Resolution: Yes, I see this, especially with 8 bit LUTs. :) Do video cards support 16 bit value LUTs at all these days? (eg: is this possibly an X limitation within Linux?)
Once upon a time, video systems used to support more than 16 bit entries in their Video LUTs, but apparently with the take-over of the graphics hardware industry by the "games" cards, this was lost. The Operating System API's permit up to 16 bit entries (which Argyll will make use of), but little or no hardware actually implements it. Anything using DVI is almost certainly limited to 8 bits by the DVI signalling conventions.
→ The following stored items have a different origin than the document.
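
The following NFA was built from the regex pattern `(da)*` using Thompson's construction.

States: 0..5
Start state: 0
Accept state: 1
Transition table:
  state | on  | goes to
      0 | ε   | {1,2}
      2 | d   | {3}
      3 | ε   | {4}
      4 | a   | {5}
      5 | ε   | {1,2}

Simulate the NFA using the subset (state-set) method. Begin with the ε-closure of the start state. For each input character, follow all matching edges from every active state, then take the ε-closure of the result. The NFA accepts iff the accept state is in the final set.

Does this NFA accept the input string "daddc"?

Answer: REJECT

Trace:
initial (ε-close {0}): {0,1,2}
'd' @ 1: {3,4}
'a' @ 2: {1,2,5}  (accept∈set)
'd' @ 3: {3,4}
'd' @ 4: {}  — no active states
rest 'c' ignored (set empty)
after full input: {}  (accept=1 not in)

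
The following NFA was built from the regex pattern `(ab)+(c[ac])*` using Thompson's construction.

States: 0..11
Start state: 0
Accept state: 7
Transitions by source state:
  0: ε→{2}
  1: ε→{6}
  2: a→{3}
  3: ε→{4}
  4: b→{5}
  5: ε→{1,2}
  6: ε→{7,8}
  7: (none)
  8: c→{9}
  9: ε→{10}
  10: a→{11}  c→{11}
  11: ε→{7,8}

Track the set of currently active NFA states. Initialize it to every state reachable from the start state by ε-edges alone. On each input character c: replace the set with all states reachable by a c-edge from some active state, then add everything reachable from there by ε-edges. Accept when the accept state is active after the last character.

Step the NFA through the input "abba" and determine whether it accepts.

start: ε-closure({0}) = {0,2}
'a' @ 1: {3,4}
'b' @ 2: {1,2,5,6,7,8}  (accept∈set)
'b' @ 3: {}  — state set empty
rest 'a' ignored (set empty)
final: {}; accept 7 not in set

Answer: REJECT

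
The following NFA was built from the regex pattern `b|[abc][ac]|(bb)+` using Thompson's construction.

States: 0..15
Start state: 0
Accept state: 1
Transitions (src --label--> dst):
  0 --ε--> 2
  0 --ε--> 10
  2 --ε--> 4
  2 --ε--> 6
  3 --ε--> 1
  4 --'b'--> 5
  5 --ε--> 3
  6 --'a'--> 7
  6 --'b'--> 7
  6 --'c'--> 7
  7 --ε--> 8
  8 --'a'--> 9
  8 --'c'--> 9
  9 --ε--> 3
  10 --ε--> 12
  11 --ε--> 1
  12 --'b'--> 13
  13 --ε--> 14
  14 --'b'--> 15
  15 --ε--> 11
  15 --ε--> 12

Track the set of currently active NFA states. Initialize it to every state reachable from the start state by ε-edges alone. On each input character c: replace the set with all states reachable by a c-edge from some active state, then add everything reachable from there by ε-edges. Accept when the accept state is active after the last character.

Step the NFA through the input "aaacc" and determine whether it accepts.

Answer: REJECT

Steps:
S₀ = ε-closure({0}) = {0,2,4,6,10,12}
'a' @ 1: {7,8}
'a' @ 2: {1,3,9}  [accepting]
'a' @ 3: {}  — dead — no transitions
rest 'cc' ignored (set empty)
final: {}; accept 1 not in set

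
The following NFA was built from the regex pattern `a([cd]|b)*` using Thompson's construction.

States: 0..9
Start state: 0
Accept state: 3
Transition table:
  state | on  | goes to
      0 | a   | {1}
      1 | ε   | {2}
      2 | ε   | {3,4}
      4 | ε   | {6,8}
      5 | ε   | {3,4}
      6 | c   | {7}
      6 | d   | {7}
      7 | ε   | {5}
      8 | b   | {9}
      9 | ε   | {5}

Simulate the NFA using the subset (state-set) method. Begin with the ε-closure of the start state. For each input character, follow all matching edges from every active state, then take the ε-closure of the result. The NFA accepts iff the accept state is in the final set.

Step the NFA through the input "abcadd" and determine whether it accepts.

start: ε-closure({0}) = {0}
'a' @ 1: {1,2,3,4,6,8}  (accept∈set)
'b' @ 2: {3,4,5,6,8,9}  (accept∈set)
'c' @ 3: {3,4,5,6,7,8}  (accept∈set)
'a' @ 4: {}  — no active states
rest 'dd' ignored (set empty)
final: {}; accept 3 not in set

Answer: REJECT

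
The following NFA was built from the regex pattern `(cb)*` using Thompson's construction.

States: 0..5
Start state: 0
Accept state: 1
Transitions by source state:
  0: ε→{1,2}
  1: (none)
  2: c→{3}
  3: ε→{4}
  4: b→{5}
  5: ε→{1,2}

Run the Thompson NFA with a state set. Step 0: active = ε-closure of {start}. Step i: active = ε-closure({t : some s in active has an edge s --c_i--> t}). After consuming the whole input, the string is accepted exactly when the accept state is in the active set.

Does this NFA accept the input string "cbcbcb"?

S₀ = ε-closure({0}) = {0,1,2}
'c' @ 1: {3,4}
'b' @ 2: {1,2,5}  ✓accept
'c' @ 3: {3,4}
'b' @ 4: {1,2,5}  ✓accept
'c' @ 5: {3,4}
'b' @ 6: {1,2,5}  ✓accept
after full input: {1,2,5}  (accept=1 in)

Answer: ACCEPT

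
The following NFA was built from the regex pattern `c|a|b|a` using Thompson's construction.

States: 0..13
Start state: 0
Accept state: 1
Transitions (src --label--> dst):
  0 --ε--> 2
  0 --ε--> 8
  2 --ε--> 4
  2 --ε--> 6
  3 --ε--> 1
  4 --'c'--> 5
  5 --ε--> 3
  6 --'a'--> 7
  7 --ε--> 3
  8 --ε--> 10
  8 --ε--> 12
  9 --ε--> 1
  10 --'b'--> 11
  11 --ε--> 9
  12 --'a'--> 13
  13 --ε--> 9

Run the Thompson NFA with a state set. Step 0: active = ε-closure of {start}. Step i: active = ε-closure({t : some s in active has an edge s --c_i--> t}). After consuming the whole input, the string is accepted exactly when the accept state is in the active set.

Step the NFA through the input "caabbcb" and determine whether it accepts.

Answer: REJECT

Steps:
start: ε-closure({0}) = {0,2,4,6,8,10,12}
'c' @ 1: {1,3,5}  (accept∈set)
'a' @ 2: {}  — dead — no transitions
rest 'abbcb' ignored (set empty)
end set {} — state 1 not in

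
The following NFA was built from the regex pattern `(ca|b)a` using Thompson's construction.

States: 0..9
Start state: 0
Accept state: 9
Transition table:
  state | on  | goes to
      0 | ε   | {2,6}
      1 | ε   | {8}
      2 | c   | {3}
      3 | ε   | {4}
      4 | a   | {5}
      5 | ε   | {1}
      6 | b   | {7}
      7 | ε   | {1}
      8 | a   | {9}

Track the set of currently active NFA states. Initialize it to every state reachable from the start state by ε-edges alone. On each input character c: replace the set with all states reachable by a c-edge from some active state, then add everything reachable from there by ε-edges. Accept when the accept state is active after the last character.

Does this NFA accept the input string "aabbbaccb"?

S₀ = ε-closure({0}) = {0,2,6}
'a' @ 1: {}  — dead — no transitions
rest 'abbbaccb' ignored (set empty)
final: {}; accept 9 not in set

Answer: REJECT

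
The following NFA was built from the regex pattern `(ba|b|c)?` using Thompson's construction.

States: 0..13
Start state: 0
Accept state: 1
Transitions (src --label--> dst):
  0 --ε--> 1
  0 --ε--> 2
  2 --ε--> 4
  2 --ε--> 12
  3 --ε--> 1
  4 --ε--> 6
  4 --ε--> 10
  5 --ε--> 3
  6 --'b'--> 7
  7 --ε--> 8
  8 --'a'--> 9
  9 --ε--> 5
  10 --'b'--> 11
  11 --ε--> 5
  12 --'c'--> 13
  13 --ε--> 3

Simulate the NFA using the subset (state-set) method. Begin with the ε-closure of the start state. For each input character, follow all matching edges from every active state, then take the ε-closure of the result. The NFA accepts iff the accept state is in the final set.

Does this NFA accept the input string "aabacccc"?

Answer: REJECT

Derivation:
initial (ε-close {0}): {0,1,2,4,6,10,12}
'a' @ 1: {}  — no active states
rest 'abacccc' ignored (set empty)
after full input: {}  (accept=1 not in)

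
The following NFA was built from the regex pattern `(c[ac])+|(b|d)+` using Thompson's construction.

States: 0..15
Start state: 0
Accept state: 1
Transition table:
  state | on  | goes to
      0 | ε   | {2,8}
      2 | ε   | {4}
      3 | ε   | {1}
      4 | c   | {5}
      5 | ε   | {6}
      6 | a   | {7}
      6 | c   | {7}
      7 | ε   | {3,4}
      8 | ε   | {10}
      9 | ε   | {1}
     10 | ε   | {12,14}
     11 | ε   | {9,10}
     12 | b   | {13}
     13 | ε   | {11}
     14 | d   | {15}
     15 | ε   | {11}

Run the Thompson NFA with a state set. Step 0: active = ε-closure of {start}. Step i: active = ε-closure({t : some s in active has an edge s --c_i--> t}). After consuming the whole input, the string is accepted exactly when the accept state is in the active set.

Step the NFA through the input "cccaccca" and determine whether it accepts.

initial (ε-close {0}): {0,2,4,8,10,12,14}
'c' @ 1: {5,6}
'c' @ 2: {1,3,4,7}  [accepting]
'c' @ 3: {5,6}
'a' @ 4: {1,3,4,7}  [accepting]
'c' @ 5: {5,6}
'c' @ 6: {1,3,4,7}  [accepting]
'c' @ 7: {5,6}
'a' @ 8: {1,3,4,7}  [accepting]
after full input: {1,3,4,7}  (accept=1 in)

Answer: ACCEPT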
The main issue right now is that Linux has poor support for profiles. Web browsing, GTK, etc., mostly all do not make use of them. Only a fewapplications watch the attribute which "xicc" sets, and typically become very slow when they do.
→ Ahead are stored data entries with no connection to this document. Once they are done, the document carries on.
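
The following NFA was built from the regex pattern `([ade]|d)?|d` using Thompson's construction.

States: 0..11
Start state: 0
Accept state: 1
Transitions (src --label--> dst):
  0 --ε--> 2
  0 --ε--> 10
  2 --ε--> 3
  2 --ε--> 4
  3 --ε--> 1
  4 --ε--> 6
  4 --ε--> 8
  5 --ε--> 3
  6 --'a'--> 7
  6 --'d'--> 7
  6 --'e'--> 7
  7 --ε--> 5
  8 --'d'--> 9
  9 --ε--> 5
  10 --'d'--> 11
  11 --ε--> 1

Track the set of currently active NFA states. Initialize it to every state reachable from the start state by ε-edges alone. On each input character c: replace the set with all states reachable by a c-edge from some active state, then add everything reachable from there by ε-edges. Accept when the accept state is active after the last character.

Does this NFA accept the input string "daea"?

start: ε-closure({0}) = {0,1,2,3,4,6,8,10}
'd' @ 1: {1,3,5,7,9,11}  ✓accept
'a' @ 2: {}  — dead — no transitions
rest 'ea' ignored (set empty)
end set {} — state 1 not in

Answer: REJECT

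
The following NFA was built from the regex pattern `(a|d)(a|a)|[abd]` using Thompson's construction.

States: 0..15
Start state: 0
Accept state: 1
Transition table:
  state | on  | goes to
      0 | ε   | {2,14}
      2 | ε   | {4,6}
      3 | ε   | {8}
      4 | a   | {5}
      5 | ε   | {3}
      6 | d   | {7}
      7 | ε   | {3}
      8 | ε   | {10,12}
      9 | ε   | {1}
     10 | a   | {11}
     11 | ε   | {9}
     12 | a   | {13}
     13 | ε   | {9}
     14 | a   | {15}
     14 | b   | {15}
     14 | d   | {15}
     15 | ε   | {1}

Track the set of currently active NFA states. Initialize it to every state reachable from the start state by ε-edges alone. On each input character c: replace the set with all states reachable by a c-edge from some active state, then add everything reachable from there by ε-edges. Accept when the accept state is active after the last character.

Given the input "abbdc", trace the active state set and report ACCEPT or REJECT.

start: ε-closure({0}) = {0,2,4,6,14}
'a' @ 1: {1,3,5,8,10,12,15}  ✓accept
'b' @ 2: {}  — dead — no transitions
rest 'bdc' ignored (set empty)
end set {} — state 1 not in

Answer: REJECT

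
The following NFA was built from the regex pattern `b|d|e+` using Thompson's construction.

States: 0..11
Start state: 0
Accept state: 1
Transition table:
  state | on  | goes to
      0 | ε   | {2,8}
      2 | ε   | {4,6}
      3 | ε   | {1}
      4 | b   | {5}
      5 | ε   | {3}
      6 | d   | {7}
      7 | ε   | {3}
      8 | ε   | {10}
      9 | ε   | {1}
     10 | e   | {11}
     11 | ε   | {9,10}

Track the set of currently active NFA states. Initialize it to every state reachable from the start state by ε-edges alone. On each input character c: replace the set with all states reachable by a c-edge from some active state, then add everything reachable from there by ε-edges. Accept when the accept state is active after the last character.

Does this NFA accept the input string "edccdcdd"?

Answer: REJECT

Steps:
S₀ = ε-closure({0}) = {0,2,4,6,8,10}
'e' @ 1: {1,9,10,11}  (accept∈set)
'd' @ 2: {}  — no active states
rest 'ccdcdd' ignored (set empty)
final: {}; accept 1 not in set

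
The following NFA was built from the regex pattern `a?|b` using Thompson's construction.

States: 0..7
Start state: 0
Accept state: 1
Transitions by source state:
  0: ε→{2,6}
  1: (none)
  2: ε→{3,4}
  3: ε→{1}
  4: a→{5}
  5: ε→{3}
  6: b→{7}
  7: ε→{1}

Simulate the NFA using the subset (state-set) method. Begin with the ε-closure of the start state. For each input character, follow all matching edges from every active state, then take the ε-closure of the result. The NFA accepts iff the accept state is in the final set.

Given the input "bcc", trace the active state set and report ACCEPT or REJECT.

initial (ε-close {0}): {0,1,2,3,4,6}
'b' @ 1: {1,7}  ✓accept
'c' @ 2: {}  — no active states
rest 'c' ignored (set empty)
end set {} — state 1 not in

Answer: REJECT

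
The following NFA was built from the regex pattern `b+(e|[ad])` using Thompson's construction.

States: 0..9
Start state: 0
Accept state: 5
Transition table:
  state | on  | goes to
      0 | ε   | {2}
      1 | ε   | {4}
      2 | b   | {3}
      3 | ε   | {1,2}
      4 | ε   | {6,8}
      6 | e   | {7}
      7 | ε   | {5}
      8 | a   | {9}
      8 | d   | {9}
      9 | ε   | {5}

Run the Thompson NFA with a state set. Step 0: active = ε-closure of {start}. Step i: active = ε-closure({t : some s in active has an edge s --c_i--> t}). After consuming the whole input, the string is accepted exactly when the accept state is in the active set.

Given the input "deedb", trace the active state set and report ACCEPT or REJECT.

Answer: REJECT

Steps:
start: ε-closure({0}) = {0,2}
'd' @ 1: {}  — dead — no transitions
rest 'eedb' ignored (set empty)
final: {}; accept 5 not in set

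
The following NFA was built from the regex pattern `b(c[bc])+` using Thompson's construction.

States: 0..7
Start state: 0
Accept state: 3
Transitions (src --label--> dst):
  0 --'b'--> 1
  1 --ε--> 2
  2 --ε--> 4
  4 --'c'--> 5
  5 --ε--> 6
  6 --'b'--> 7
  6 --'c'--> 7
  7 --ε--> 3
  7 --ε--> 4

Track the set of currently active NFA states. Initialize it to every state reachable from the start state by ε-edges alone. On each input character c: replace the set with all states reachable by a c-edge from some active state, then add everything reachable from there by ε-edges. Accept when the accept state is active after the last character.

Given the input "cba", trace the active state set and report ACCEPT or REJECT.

initial (ε-close {0}): {0}
'c' @ 1: {}  — no active states
rest 'ba' ignored (set empty)
end set {} — state 3 not in

Answer: REJECT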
There's no reason they should become slow, if they use a decent approach to color management.
I should note that I just tried beta7 (as opposed to beta6), and the output is now such that 0,0,0 black output from video card LUT is still 0,0,0. Did something change wrt this in beta7? The output is now:
There were a number of changes, but I wouldn't have thought this would have changed.
0.0000 0.018335 0.011353 0.010989 3.9216e-03 0.023509 0.016135 0.016037 7.8431e-03 0.028616 0.020859 0.021008 It is my understanding that this translates to 8-bit output integers of: 0: 0 0 0 1: 1 0 0 2: 1 1 1
Hmm. No. more like: 0: 5 3 3 1: 6 4 4 but you can't judge on the numbers, since many systems will have a "flat spot" from zero, where nothing changes until the levels reach some threshold. Naturally the calibration should start at the threshold, to avoid the flat spot. As I hinted, there are some issues with Beta7 in that if the white point changes during the run (due to drift, or inaccuracy in determining whether the white point fits within the gamut), the black point gets shifted as well, which it probably shouldn't. If you'd like to try this fix out, I've put an x86 Linux version of dispwin at <http://www.argyllcms.com/dispwin_x86_Linux.zip> that attempts to fix the issue you noticed. (You may have to "chmod +x dispwin_b8" after unziping it).
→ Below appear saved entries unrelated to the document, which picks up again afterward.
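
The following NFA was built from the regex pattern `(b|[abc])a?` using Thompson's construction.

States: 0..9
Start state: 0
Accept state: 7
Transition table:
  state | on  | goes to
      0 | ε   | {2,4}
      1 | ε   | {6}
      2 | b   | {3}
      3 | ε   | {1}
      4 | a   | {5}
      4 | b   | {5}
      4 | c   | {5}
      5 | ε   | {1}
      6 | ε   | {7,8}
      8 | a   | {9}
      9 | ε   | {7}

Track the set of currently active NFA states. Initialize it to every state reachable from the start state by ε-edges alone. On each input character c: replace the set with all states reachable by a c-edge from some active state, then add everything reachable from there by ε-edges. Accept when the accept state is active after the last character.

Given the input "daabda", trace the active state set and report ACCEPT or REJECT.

initial (ε-close {0}): {0,2,4}
'd' @ 1: {}  — no active states
rest 'aabda' ignored (set empty)
final: {}; accept 7 not in set

Answer: REJECT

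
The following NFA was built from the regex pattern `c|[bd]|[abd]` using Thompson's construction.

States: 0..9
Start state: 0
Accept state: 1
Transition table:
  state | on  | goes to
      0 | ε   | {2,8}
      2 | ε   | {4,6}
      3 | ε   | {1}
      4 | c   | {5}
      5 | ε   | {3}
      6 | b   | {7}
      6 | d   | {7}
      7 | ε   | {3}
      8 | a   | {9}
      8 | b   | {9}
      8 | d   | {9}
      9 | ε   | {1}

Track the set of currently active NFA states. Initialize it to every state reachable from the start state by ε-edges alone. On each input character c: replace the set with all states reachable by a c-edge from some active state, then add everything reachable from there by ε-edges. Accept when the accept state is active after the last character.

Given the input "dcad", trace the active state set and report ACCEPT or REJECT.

start: ε-closure({0}) = {0,2,4,6,8}
'd' @ 1: {1,3,7,9}  [accepting]
'c' @ 2: {}  — no active states
rest 'ad' ignored (set empty)
end set {} — state 1 not in

Answer: REJECT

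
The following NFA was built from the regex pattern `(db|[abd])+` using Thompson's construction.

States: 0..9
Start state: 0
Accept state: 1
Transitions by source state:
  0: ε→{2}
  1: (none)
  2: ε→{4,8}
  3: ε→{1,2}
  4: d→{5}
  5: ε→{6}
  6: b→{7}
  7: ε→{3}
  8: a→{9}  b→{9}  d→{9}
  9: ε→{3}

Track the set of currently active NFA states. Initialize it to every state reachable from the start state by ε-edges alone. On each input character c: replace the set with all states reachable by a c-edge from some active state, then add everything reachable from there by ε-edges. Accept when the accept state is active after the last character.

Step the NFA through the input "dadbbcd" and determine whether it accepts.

Answer: REJECT

Steps:
start: ε-closure({0}) = {0,2,4,8}
'd' @ 1: {1,2,3,4,5,6,8,9}  (accept∈set)
'a' @ 2: {1,2,3,4,8,9}  (accept∈set)
'd' @ 3: {1,2,3,4,5,6,8,9}  (accept∈set)
'b' @ 4: {1,2,3,4,7,8,9}  (accept∈set)
'b' @ 5: {1,2,3,4,8,9}  (accept∈set)
'c' @ 6: {}  — no active states
rest 'd' ignored (set empty)
end set {} — state 1 not in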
I attached the whole .cal file, as generated with: dispcal -K -m -g2.2 -k0.0 -yl -qu -v benq_native_b7 Note that with "-qu", I cannot actually see a visible patch in the first patch until patch number 9. I don't think this is because it is too dark, but because rounding or otherwise is resulting in the output still being RGB 0,0,0.
Note that "u" in -qu stands for: "unbelievably ultra slow" "untested and unverified" "uselessly excessive" :-) Unless there is a specific reason to do something else, I'd recommend that everyone stick to -ql, -qm, or -qh. The reason -qm is the default, is that it's generally the right choice. -qu exists only to be able to prove it is not needed.
Hmm. Yes, I was assuming that LCDs (especially compared with CRTs) would be perfectly additive.
Given that some of them have circuitry designed to make them look like an sRGB CRT (including 3D lookup tables), this can be far from the truth. The cheaper displays a probably close to additive though, I guess. Graeme Gill.